Each window performs these actions on these state events:

  • drain - Any outstanding EVICTION events are completed, waiting for each StreamWindowListener.handleEvent() to return.
  • checkpoint - Contents (tuples) of all window partitions are persisted along with any state required to correctly restart event processing.
  • reset to initial state
  • - All window contents are discarded without any event handling, and window is reset as though it had just been created. If the window is partitioned this means that all partitions are discarded and not recreated (until created by subsequent tuple processing)
  • reset from a checkpoint - All window contents are discarded without any event handling. All partitions that exist in the checkpoint are recreated with their persisted contents and event handling is restarted to correctly honor the eviction and trigger policies.
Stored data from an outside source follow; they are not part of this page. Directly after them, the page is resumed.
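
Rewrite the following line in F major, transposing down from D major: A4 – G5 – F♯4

C4 Bb4 A3

D major to F major down is a major sixth, so every note moves down by that interval.
A4 gives C4
G5 gives Bb4
F#4 gives A3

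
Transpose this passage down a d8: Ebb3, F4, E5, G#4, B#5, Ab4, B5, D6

Eb2 F#3 E#4 G##3 B##4 A3 B#4 D#5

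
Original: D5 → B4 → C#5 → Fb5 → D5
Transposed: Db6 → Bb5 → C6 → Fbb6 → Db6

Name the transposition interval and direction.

Take the first pair: D5 → Db6. D to D spans 8 letter names, so the interval is some kind of octave.
D5 to Db6 is 11 semitones, which makes it a diminished octave; the second version is higher, so the direction is up.
Checking another pair — D5 → Db6 — gives the same interval.

up a diminished octave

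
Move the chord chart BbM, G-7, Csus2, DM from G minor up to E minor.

G minor up to E minor is a major sixth; each chord root moves by that interval while the quality stays the same.
BbM: root Bb up a major sixth → G, giving GM.
G-7: root G up a major sixth → E, giving E-7.
Csus2: root C up a major sixth → A, giving Asus2.
DM: root D up a major sixth → B, giving BM.

GM E-7 Asus2 BM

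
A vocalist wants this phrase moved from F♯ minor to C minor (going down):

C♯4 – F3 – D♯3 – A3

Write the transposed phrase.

G3 Cb3 A2 Eb3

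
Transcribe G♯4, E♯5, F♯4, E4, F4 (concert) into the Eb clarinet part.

The Eb clarinet sounds a minor third above written, so the written part must be a minor third below concert — transpose each note down.
G#4 → E#4
E#5 → C##5
F#4 → D#4
E4 → C#4
F4 → D4

E#4 C##5 D#4 C#4 D4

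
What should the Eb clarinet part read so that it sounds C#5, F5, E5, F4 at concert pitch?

A#4 D5 C#5 D4

The Eb clarinet sounds a minor third above written, so the written part must be a minor third below concert — transpose each note down.
C#5 becomes A#4
F5 becomes D5
E5 becomes C#5
F4 becomes D4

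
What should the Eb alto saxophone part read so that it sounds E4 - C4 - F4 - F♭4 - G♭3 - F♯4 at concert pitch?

C#5 A4 D5 Db5 Eb4 D#5

Written C4 sounds as Eb3 on the Eb alto saxophone, so concert pitches are written a major sixth up.
E4 → C#5
C4 → A4
F4 → D5
Fb4 → Db5
Gb3 → Eb4
F#4 → D#5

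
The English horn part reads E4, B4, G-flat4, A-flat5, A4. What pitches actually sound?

Written C4 on the English horn sounds as F3, a perfect fifth lower; apply that shift to every note.
E4 → A3
B4 → E4
Gb4 → Cb4
Ab5 → Db5
A4 → D4

A3 E4 Cb4 Db5 D4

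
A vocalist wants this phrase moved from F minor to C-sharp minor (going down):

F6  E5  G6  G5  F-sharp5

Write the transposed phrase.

C#6 B#4 D#6 D#5 C##5

From F down to C-sharp is a diminished fourth; apply that to each pitch.
F6 gives C#6
E5 gives B#4
G6 gives D#6
G5 gives D#5
F#5 gives C##5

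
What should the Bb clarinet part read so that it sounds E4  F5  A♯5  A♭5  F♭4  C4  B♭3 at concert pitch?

F#4 G5 B#5 Bb5 Gb4 D4 C4

The Bb clarinet sounds a major second below written, so the written part must be a major second above concert — transpose each note up.
E4 becomes F#4
F5 becomes G5
A#5 becomes B#5
Ab5 becomes Bb5
Fb4 becomes Gb4
C4 becomes D4
Bb3 becomes C4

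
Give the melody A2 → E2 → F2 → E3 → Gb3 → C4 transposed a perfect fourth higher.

A2 up a perfect fourth is D3.
E2: a fourth up reaches A, and 5 semitones makes it A2.
A perfect fourth up from F2 gives Bb2.
A perfect fourth up from E3 gives A3.
A perfect fourth up from Gb3 gives Cb4.
A perfect fourth up from C4 gives F4.

D3 A2 Bb2 A3 Cb4 F4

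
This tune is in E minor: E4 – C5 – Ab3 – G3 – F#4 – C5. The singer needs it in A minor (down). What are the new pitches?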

Any partitions that existed before the reset but not in the checkpoint are discarded and not recreated (until created by subsequent tuple processing).
Note that time based policies are based upon wall-clock time and are correctly honored when processing is resumed after a reset from a checkpoint, that is time is not stopped or reset by any reset operation.
For example a sliding time based eviction policy of five seconds states that any tuple that has been in the window for more than five seconds must be evicted. So a checkpoint can persist a window containing 20 tuples that had four more seconds to live in the window at the time the checkpoint was taken. However if a reset to that checkpoint occurs more than four seconds later, then by the window's eviction policy all those tuples must be evicted, even though they have just been restored. Thus the tuples are evicted, through an EVICTION event.
Similarly, with a tumbling eviction time policy of 30 seconds (since the last tumble), then any time while the operator was not active before the reset is included in the calculation, so that the tumble takes place 30 seconds after the last tumble recorded in the checkpoint. If, when the reset occurs the tumble is overdue, say in this case the PE was down for 45 seconds, then the tumble takes place as soon as processing is resumed.
If the operator registered a StateHandler then its methods are invoked after the corresponding actions have occurred for all its windowed input ports. For example, when StateHandler.drain() is called it is guaranteed all windowed input ports have been drained.
The only change in window contents that a StateHandler may perform is eviction of partitions using StreamWindow.evictPartition(Object) during its drain processing. In this case the window must be partitioned.